Yes, especially if we have the metadata that tells us where the classes
are stored.  We can queue requests to load multiple class files
asynchronously in the file system.

> Well,  this solution might not really help, if an application (or
> benchmark) only measures the period after VM is launched. (This is
> probably true since a Java timer can be triggered only after VM is
> created, unless the benchmark measures the duration of twice VM
> instance creations.)

Agreed, we should agree what we are optimizing, and why (the use case).

>>>> I assume we could improve that by consolidating that metadata into a
>>>> file with faster access.
>>> Yes, below is what Wenlong's patch includes.
>>> +# The modulelibrarymapping properties show class libraries in each module.
>> I saw that, but not sure which problem it is solving
>> (seek times/parsing/other).  Also, of course, this is a copy of the
>> metadata that we would need to keep in sync with changes to the module
>> manifests.  I'd like the best of both worlds :-)
> Right.
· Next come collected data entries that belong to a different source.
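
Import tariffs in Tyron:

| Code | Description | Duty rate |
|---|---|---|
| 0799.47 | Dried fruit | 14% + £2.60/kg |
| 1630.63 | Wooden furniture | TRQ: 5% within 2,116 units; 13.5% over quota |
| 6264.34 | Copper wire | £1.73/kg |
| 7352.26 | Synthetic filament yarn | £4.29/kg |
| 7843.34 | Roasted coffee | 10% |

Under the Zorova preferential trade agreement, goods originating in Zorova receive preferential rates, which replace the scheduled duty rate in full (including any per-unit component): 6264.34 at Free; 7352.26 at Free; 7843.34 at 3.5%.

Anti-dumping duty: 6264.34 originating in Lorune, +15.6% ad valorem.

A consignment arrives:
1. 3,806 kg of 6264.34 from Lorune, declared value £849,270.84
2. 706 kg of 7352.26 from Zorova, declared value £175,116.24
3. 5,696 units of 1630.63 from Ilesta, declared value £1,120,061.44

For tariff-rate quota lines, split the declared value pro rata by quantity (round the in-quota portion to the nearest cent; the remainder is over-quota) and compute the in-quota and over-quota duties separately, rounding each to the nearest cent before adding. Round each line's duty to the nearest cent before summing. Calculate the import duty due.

Line 1 (6264.34, Lorune, 3,806 kg, £849,270.84):
Base rate for 6264.34 is £1.73/kg.
6264.34 has an FTA preferential rate, but origin Lorune is not Zorova; base rate stands.
Additional duty on 6264.34 from Lorune: +15.6% ad valorem. Applied ad valorem rate = 15.6%.
Duty = £849,270.84 × 15.6% + 3,806 × £1.73 = £139,070.63.
Line 2 (7352.26, Zorova, 706 kg, £175,116.24):
Base rate for 7352.26 is £4.29/kg.
Origin Zorova qualifies under the Tyron–Zorova agreement and 7352.26 is covered: preferential rate Free applies instead.
Duty = £175,116.24 × 0% = £0.00.
Line 3 (1630.63, Ilesta, 5,696 units, £1,120,061.44):
Code 1630.63 is under a tariff-rate quota (threshold 2,116 units). In-quota: 2,116 units at 5%; over-quota: 3,580 units at 13.5%.
Pro-rata value split: in-quota = £1,120,061.44 × 2,116/5,696 = £416,090.24; over-quota = £1,120,061.44 − £416,090.24 = £703,971.20.
In-quota duty = £416,090.24 × 5% = £20,804.51. Over-quota duty = £703,971.20 × 13.5% = £95,036.11.
Line duty = £20,804.51 + £95,036.11 = £115,840.62.
Total = £139,070.63 + £0.00 + £115,840.62 = £254,911.25.

£254,911.25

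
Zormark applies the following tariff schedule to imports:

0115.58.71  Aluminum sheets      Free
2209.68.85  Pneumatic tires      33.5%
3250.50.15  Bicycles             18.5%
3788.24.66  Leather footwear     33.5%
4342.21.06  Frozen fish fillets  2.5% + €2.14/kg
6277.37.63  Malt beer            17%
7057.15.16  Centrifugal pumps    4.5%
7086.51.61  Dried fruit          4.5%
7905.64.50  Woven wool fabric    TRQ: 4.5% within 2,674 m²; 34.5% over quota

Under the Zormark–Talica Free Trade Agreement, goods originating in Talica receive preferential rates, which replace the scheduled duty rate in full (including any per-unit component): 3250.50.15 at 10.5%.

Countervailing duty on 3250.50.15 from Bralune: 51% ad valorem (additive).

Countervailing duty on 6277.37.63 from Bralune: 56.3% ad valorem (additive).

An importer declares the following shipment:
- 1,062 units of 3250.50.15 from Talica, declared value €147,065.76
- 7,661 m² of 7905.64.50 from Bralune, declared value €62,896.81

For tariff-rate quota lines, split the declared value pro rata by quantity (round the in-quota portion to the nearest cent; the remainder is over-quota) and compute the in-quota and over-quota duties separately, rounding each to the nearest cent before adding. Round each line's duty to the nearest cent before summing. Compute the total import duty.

Line 1 (3250.50.15, Talica, 1,062 units, €147,065.76):
Base rate for 3250.50.15 is 18.5%.
Origin Talica qualifies under the Zormark–Talica agreement and 3250.50.15 is covered: preferential rate 10.5% applies instead.
The additional-duty order on 3250.50.15 targets Bralune, not Talica; it does not apply.
Duty = €147,065.76 × 10.5% = €15,441.90.
Line 2 (7905.64.50, Bralune, 7,661 m², €62,896.81):
Code 7905.64.50 is under a tariff-rate quota (threshold 2,674 m²). In-quota: 2,674 m² at 4.5%; over-quota: 4,987 m² at 34.5%.
Pro-rata value split: in-quota = €62,896.81 × 2,674/7,661 = €21,953.54; over-quota = €62,896.81 − €21,953.54 = €40,943.27.
In-quota duty = €21,953.54 × 4.5% = €987.91. Over-quota duty = €40,943.27 × 34.5% = €14,125.43.
Line duty = €987.91 + €14,125.43 = €15,113.34.
Total = €15,441.90 + €15,113.34 = €30,555.24.

€30,555.24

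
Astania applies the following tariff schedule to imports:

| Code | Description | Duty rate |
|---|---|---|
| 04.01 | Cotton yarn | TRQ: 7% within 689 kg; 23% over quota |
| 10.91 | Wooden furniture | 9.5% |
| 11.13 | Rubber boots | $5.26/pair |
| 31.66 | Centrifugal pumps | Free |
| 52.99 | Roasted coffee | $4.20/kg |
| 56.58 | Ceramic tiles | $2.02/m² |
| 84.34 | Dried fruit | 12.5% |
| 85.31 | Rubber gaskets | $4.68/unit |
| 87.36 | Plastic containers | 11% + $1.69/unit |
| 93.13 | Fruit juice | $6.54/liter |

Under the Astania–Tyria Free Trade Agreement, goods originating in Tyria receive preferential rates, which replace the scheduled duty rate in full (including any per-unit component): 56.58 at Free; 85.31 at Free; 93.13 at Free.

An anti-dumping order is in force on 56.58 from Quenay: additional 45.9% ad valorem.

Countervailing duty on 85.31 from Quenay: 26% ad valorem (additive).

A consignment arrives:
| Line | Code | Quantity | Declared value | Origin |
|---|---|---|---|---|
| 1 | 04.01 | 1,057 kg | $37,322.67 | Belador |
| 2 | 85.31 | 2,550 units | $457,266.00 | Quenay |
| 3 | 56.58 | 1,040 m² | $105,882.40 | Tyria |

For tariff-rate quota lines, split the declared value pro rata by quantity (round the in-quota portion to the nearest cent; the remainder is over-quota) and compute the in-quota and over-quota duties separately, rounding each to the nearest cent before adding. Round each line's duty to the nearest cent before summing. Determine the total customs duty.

Line 1 (04.01, Belador, 1,057 kg, $37,322.67):
Code 04.01 is under a tariff-rate quota (threshold 689 kg). In-quota: 689 kg at 7%; over-quota: 368 kg at 23%.
Pro-rata value split: in-quota = $37,322.67 × 689/1,057 = $24,328.59; over-quota = $37,322.67 − $24,328.59 = $12,994.08.
In-quota duty = $24,328.59 × 7% = $1,703.00. Over-quota duty = $12,994.08 × 23% = $2,988.64.
Line duty = $1,703.00 + $2,988.64 = $4,691.64.
Line 2 (85.31, Quenay, 2,550 units, $457,266.00):
Base rate for 85.31 is $4.68/unit.
85.31 has an FTA preferential rate, but origin Quenay is not Tyria; base rate stands.
Additional duty on 85.31 from Quenay: +26% ad valorem. Applied ad valorem rate = 26%.
Duty = $457,266.00 × 26% + 2,550 × $4.68 = $130,823.16.
Line 3 (56.58, Tyria, 1,040 m², $105,882.40):
Base rate for 56.58 is $2.02/m².
Origin Tyria qualifies under the Astania–Tyria agreement and 56.58 is covered: preferential rate Free applies instead.
The additional-duty order on 56.58 targets Quenay, not Tyria; it does not apply.
Duty = $105,882.40 × 0% = $0.00.
Total = $4,691.64 + $130,823.16 + $0.00 = $135,514.80.

$135,514.80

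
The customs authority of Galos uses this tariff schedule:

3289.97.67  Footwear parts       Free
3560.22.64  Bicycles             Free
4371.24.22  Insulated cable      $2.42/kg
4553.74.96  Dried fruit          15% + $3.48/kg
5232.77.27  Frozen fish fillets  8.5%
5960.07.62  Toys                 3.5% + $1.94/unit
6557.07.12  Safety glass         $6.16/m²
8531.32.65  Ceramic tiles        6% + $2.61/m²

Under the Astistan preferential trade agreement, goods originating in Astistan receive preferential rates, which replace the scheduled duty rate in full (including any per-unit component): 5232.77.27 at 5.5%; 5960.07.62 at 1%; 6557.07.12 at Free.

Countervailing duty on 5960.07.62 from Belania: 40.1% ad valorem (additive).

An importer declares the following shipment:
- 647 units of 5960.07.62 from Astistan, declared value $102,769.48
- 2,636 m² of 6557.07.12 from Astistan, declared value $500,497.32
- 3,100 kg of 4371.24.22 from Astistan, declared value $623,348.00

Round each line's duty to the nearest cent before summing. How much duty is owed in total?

$8,529.69

Line 1 (5960.07.62, Astistan, 647 units, $102,769.48):
Base rate for 5960.07.62 is 3.5% + $1.94/unit.
Origin Astistan qualifies under the Galos–Astistan agreement and 5960.07.62 is covered: preferential rate 1% applies instead.
The additional-duty order on 5960.07.62 targets Belania, not Astistan; it does not apply.
Duty = $102,769.48 × 1% = $1,027.69.
Line 2 (6557.07.12, Astistan, 2,636 m², $500,497.32):
Base rate for 6557.07.12 is $6.16/m².
Origin Astistan qualifies under the Galos–Astistan agreement and 6557.07.12 is covered: preferential rate Free applies instead.
Duty = $500,497.32 × 0% = $0.00.
Line 3 (4371.24.22, Astistan, 3,100 kg, $623,348.00):
Base rate for 4371.24.22 is $2.42/kg.
Origin Astistan is the FTA partner but 4371.24.22 is not on the preference list; base rate stands.
Duty = 3,100 × $2.42 = $7,502.00.
Total = $1,027.69 + $0.00 + $7,502.00 = $8,529.69.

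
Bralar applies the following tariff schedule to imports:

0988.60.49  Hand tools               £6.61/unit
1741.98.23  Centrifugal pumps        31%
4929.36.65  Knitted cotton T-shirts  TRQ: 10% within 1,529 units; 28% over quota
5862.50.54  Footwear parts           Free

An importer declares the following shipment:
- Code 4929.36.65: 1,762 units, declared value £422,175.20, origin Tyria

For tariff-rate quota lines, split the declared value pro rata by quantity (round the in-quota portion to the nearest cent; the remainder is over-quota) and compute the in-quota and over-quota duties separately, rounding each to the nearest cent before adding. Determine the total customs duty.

Line 1 (4929.36.65, Tyria, 1,762 units, £422,175.20):
Code 4929.36.65 is under a tariff-rate quota (threshold 1,529 units). In-quota: 1,529 units at 10%; over-quota: 233 units at 28%.
Pro-rata value split: in-quota = £422,175.20 × 1,529/1,762 = £366,348.40; over-quota = £422,175.20 − £366,348.40 = £55,826.80.
In-quota duty = £366,348.40 × 10% = £36,634.84. Over-quota duty = £55,826.80 × 28% = £15,631.50.
Line duty = £36,634.84 + £15,631.50 = £52,266.34.

£52,266.34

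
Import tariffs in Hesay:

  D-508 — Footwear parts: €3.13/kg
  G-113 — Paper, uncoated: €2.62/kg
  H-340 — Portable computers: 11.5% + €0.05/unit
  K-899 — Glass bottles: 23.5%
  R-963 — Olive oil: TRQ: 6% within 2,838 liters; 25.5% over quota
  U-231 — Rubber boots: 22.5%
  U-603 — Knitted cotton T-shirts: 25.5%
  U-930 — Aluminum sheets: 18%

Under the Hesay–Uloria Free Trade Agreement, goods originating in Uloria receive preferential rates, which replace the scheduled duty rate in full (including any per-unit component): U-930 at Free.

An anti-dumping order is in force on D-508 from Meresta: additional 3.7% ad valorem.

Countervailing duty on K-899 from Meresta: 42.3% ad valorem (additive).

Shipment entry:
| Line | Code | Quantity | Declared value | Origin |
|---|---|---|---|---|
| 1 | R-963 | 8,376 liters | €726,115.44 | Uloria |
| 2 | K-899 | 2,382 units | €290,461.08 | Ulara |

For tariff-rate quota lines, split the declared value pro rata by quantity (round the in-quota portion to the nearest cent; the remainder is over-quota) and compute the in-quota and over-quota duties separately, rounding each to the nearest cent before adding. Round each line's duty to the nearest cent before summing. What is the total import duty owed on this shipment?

Line 1 (R-963, Uloria, 8,376 liters, €726,115.44):
Code R-963 is under a tariff-rate quota (threshold 2,838 liters). In-quota: 2,838 liters at 6%; over-quota: 5,538 liters at 25.5%.
Pro-rata value split: in-quota = €726,115.44 × 2,838/8,376 = €246,026.22; over-quota = €726,115.44 − €246,026.22 = €480,089.22.
In-quota duty = €246,026.22 × 6% = €14,761.57. Over-quota duty = €480,089.22 × 25.5% = €122,422.75.
Line duty = €14,761.57 + €122,422.75 = €137,184.32.
Line 2 (K-899, Ulara, 2,382 units, €290,461.08):
Base rate for K-899 is 23.5%.
The additional-duty order on K-899 targets Meresta, not Ulara; it does not apply.
Duty = €290,461.08 × 23.5% = €68,258.35.
Total = €137,184.32 + €68,258.35 = €205,442.67.

€205,442.67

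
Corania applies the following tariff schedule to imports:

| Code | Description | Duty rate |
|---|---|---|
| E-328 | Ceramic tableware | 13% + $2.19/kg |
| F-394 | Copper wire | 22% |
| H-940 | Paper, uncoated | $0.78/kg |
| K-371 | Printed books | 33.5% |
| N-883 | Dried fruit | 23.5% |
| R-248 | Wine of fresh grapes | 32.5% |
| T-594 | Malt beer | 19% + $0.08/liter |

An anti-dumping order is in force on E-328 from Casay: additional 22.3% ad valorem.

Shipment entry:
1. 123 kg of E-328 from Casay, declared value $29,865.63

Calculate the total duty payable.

$10,811.94

Line 1 (E-328, Casay, 123 kg, $29,865.63):
Base rate for E-328 is 13% + $2.19/kg.
Additional duty on E-328 from Casay: +22.3%. Applied ad valorem rate: 13% + 22.3% = 35.3%.
Duty = $29,865.63 × 35.3% + 123 × $2.19 = $10,811.94.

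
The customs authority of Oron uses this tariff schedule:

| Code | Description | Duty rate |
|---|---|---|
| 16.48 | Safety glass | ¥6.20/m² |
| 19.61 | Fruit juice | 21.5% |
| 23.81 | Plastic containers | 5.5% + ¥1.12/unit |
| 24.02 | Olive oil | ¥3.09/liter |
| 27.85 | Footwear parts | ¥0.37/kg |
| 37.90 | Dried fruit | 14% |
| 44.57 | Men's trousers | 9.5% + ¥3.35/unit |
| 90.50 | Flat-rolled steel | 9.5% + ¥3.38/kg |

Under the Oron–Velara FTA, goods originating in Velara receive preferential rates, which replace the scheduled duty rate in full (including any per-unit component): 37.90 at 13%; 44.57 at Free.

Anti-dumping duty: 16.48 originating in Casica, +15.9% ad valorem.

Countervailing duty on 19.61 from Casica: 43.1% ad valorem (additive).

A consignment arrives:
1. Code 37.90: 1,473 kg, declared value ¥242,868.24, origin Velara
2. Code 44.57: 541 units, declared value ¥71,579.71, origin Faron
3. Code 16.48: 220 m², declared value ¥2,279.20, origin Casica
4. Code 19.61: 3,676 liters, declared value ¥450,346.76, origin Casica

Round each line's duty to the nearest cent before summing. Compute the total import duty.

¥332,835.69

Line 1 (37.90, Velara, 1,473 kg, ¥242,868.24):
Base rate for 37.90 is 14%.
Origin Velara qualifies under the Oron–Velara agreement and 37.90 is covered: preferential rate 13% applies instead.
Duty = ¥242,868.24 × 13% = ¥31,572.87.
Line 2 (44.57, Faron, 541 units, ¥71,579.71):
Base rate for 44.57 is 9.5% + ¥3.35/unit.
44.57 has an FTA preferential rate, but origin Faron is not Velara; base rate stands.
Duty = ¥71,579.71 × 9.5% + 541 × ¥3.35 = ¥8,612.42.
Line 3 (16.48, Casica, 220 m², ¥2,279.20):
Base rate for 16.48 is ¥6.20/m².
Additional duty on 16.48 from Casica: +15.9% ad valorem. Applied ad valorem rate = 15.9%.
Duty = ¥2,279.20 × 15.9% + 220 × ¥6.20 = ¥1,726.39.
Line 4 (19.61, Casica, 3,676 liters, ¥450,346.76):
Base rate for 19.61 is 21.5%.
Additional duty on 19.61 from Casica: +43.1%. Applied ad valorem rate: 21.5% + 43.1% = 64.6%.
Duty = ¥450,346.76 × 64.6% = ¥290,924.01.
Total = ¥31,572.87 + ¥8,612.42 + ¥1,726.39 + ¥290,924.01 = ¥332,835.69.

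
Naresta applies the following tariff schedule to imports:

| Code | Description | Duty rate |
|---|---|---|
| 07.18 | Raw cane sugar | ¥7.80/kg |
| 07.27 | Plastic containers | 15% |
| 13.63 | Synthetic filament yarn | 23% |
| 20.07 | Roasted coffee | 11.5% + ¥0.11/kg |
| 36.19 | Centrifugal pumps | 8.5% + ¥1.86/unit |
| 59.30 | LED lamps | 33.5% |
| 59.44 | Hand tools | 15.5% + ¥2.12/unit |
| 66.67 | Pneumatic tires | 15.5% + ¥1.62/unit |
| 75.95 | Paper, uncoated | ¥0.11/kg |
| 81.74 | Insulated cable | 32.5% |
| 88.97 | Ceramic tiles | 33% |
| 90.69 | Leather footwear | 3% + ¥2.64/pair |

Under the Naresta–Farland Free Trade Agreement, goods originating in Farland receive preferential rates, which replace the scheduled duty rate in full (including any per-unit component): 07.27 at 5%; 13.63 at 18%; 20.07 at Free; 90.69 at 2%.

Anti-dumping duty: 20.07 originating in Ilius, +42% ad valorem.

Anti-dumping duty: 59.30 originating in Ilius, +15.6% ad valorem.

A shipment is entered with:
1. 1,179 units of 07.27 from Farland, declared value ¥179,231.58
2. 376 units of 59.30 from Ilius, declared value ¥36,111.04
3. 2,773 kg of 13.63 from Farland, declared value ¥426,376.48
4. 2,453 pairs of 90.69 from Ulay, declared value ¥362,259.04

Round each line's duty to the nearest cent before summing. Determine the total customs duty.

Line 1 (07.27, Farland, 1,179 units, ¥179,231.58):
Base rate for 07.27 is 15%.
Origin Farland qualifies under the Naresta–Farland agreement and 07.27 is covered: preferential rate 5% applies instead.
Duty = ¥179,231.58 × 5% = ¥8,961.58.
Line 2 (59.30, Ilius, 376 units, ¥36,111.04):
Base rate for 59.30 is 33.5%.
Additional duty on 59.30 from Ilius: +15.6%. Applied ad valorem rate: 33.5% + 15.6% = 49.1%.
Duty = ¥36,111.04 × 49.1% = ¥17,730.52.
Line 3 (13.63, Farland, 2,773 kg, ¥426,376.48):
Base rate for 13.63 is 23%.
Origin Farland qualifies under the Naresta–Farland agreement and 13.63 is covered: preferential rate 18% applies instead.
Duty = ¥426,376.48 × 18% = ¥76,747.77.
Line 4 (90.69, Ulay, 2,453 pairs, ¥362,259.04):
Base rate for 90.69 is 3% + ¥2.64/pair.
90.69 has an FTA preferential rate, but origin Ulay is not Farland; base rate stands.
Duty = ¥362,259.04 × 3% + 2,453 × ¥2.64 = ¥17,343.69.
Total = ¥8,961.58 + ¥17,730.52 + ¥76,747.77 + ¥17,343.69 = ¥120,783.56.

¥120,783.56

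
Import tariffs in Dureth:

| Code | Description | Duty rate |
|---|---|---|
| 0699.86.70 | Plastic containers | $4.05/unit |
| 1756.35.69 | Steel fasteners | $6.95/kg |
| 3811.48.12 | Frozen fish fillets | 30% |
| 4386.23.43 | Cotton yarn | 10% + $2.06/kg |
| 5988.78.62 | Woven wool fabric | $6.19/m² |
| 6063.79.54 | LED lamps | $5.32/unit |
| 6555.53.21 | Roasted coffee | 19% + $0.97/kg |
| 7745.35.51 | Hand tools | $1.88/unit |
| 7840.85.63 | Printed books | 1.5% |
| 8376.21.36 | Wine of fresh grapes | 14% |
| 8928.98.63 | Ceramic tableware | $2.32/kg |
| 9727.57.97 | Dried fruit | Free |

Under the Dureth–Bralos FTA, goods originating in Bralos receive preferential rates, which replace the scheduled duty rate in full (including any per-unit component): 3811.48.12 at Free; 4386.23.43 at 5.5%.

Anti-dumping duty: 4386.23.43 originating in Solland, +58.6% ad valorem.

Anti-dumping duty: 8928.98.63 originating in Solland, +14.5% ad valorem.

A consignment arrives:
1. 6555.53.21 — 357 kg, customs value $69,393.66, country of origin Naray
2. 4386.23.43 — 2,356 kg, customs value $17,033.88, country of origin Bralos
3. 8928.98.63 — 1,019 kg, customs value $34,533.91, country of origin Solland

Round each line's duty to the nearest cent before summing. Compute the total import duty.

Line 1 (6555.53.21, Naray, 357 kg, $69,393.66):
Base rate for 6555.53.21 is 19% + $0.97/kg.
Duty = $69,393.66 × 19% + 357 × $0.97 = $13,531.09.
Line 2 (4386.23.43, Bralos, 2,356 kg, $17,033.88):
Base rate for 4386.23.43 is 10% + $2.06/kg.
Origin Bralos qualifies under the Dureth–Bralos agreement and 4386.23.43 is covered: preferential rate 5.5% applies instead.
The additional-duty order on 4386.23.43 targets Solland, not Bralos; it does not apply.
Duty = $17,033.88 × 5.5% = $936.86.
Line 3 (8928.98.63, Solland, 1,019 kg, $34,533.91):
Base rate for 8928.98.63 is $2.32/kg.
Additional duty on 8928.98.63 from Solland: +14.5% ad valorem. Applied ad valorem rate = 14.5%.
Duty = $34,533.91 × 14.5% + 1,019 × $2.32 = $7,371.50.
Total = $13,531.09 + $936.86 + $7,371.50 = $21,839.45.

$21,839.45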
A "better" solution I can think of is, the runtime can extract
> this information at build time or installation time. It can be the
> next step if we think it is a valid solution.

The OSGi frameworks must have this problem already.  They need to
maintain a cache of bundles installed in the runtime without it being a
surprise each time they start up.  While Wenlong's static cache is fine
for the prototype, there may be some code in Felix/whatever that we can
use to dynamically manage cached metadata for our modules.

p.s. Please don't take my comments as negative about the approach here.
 I'm delighted to see this type of innovative work taking place.